The International Monetary Fund has cut its global growth forecast for the fifth time in just 15 months following a slowdown in emerging market economies and as the sovereign debt crisis weighs heavily on Europe.
The IMF also warned in its latest World Economic Outlook report, entitled Growing Pains, that growth could slow further if the US Federal Reserve decides to taper its quantitative easing programme, which could to mass withdrawals of investments in developing countries.
The Washington-based lender has cut growth forecast for 2013 in every major report since April 2012.
It clipped its 2013 forecast for global growth to 3.1%, which is lower than the group's 3.3% projection in April. It also shaved its forecast for 2014 to 3.8% after earlier predicting a 4% expansion.
It initially estimated that the global economy would expand by as much as 4.1% this year.
Bumps in the Road to Recovery
According to the IMF's mid-year health check of the world economy, investors can no longer rely on emerging markets to provide bumper growth.
"After years of strong growth, Brazil, Russia, India, China and South Africa (Brics) are beginning to run into speed bumps," said Olivier Blanchard, the IMF's chief economist.

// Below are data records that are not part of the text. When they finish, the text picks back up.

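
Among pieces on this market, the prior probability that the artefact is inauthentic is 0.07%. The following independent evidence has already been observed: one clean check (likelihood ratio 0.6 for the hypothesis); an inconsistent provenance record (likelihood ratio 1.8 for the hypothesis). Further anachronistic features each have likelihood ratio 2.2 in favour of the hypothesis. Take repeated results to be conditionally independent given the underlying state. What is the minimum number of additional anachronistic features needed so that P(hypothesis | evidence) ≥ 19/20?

Prior odds = 0.0007/0.9993 = 7/9993.
Combined Bayes factor of the evidence already in hand = 0.6 × 1.8 = 1.08.
Odds after that evidence = (7/9993) × 1.08 = 63/83275.
Target odds = 0.95/0.05 = 19.
Need 2.2ⁿ ≥ 19 ÷ (63/83275) = 1582225/63.
2.2¹² ≈12855 falls short of 1582225/63 but 2.2¹³ ≈28281 reaches it, so n = 13.

13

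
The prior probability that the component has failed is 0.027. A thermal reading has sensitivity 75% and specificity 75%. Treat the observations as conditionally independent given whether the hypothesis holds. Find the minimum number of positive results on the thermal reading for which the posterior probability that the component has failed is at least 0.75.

Prior odds: 0.027 ÷ 0.973 = 27/973.
False-positive rate = 1 − 0.75 = 0.25; likelihood ratio of a positive = 0.75/0.25 = 3.
Target odds: 0.75 ÷ 0.25 = 3.
Require 3ⁿ ≥ 3 ÷ (27/973) = 973/9.
3⁴ = 81 falls short of 973/9 but 3⁵ = 243 reaches it, so n = 5.

5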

"While growth in emerging countries has slowed, inflation has not fallen with it
"This has an important implication: that growth in emerging markets will remain high, but maybe substantially lower than it was before the crisis."
In Europe, the group warned that the continent would remain in recession this year.
It forecast a 0.6% contraction from 2013 before recovering slightly to expand by just under 1% next year.
While the IMF issued a hefty warning over the slowdown in developing countries and the knock-on effect from the US' asset purchase programme tapering, there were a number of growth areas it highlighted.
While the IMF still remains concerned about Britain's weak recovery, it has forecast the UK to grow by 0.9% this year, compared to its previous estimate of 0.7%.
Earlier this year, UK Chancellor George Osborne clashed with IMF leader Christine Lagarde over Britain's austerity measures.
In Asia, the IMF bumped up its forecast for Japan, by posting a 2% growth for 2013.
However, while most of the markets have heralded the success of Japan's new economic strategy, known as Abenomics, it warned that market participants will lose investment confidence in the country if it does not implement strict structural reforms.